All in all it has been a great conference and as stated, I am still catching up on the stuff that I have missed. Throughout the conference, I have picked up a few key points and I want to end the post with those:

  • I have seen more from Microsoft to make developers lives easier and more productive by enabling new tools (Bash on Ubuntu on Windows), supporting multiple platforms (Service Fabric to run on every environment including AWS, on-premises, Azure Stack and preview of Service Fabric on Linux), open sourcing more (some parts of Xamarin have gone open source) and making existing paid tools available for free (Xamarin is now free).

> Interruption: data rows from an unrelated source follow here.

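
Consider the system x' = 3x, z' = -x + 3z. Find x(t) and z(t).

x(t) = -K_2e^(3t), z(t) = K_1e^(3t) + K_2te^(3t)

Coefficient matrix A = [[3, 0], [-1, 3]].
Characteristic polynomial det(A - λI) = λ^2 - 6λ + 9 = 0.
Single eigenvalue λ = 3 with algebraic multiplicity 2.
Eigenvector v = (0,1); generalized eigenvector w with (A-λI)w=v is (-1,0).
General solution: e^(3t)[K_1·v + K_2·(t·v + w)].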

  • Microsoft is more focused on getting their existing services together and trying to give a cohesive ecosystem for developers. Service Fabric, Cognitive Services, Data Lake is a few examples of this.
  • .NET Core and CoreCLR is approaching to finalization for v1. After RC2, I don't suppose there will be much more features added or concepts changing.
  • I think this is the first time I have seen stabilization on client Apps story for Microsoft. Universal Windows Platform (UWP) was the focus on this area this year and it was the same on previous year.
  • I am absolutely happy to see Microsoft abandoning Windows Phone day by day. There was no direct sessions on it during the conference.
  • There were more steps towards making software to manage people's lives in a better way. Skype Bot Framework was one of these steps.
  • Microsoft (mostly Azure group) invests on IoT solutions heavily. Azure Functions and new updates on Azure IoT Suite are just a few signs of this.
  • Azure Resource Manager (ARM) and ARM templates are getting a lot of love from Microsoft and it's the way they push forward. They even build new services on Azure on top of this.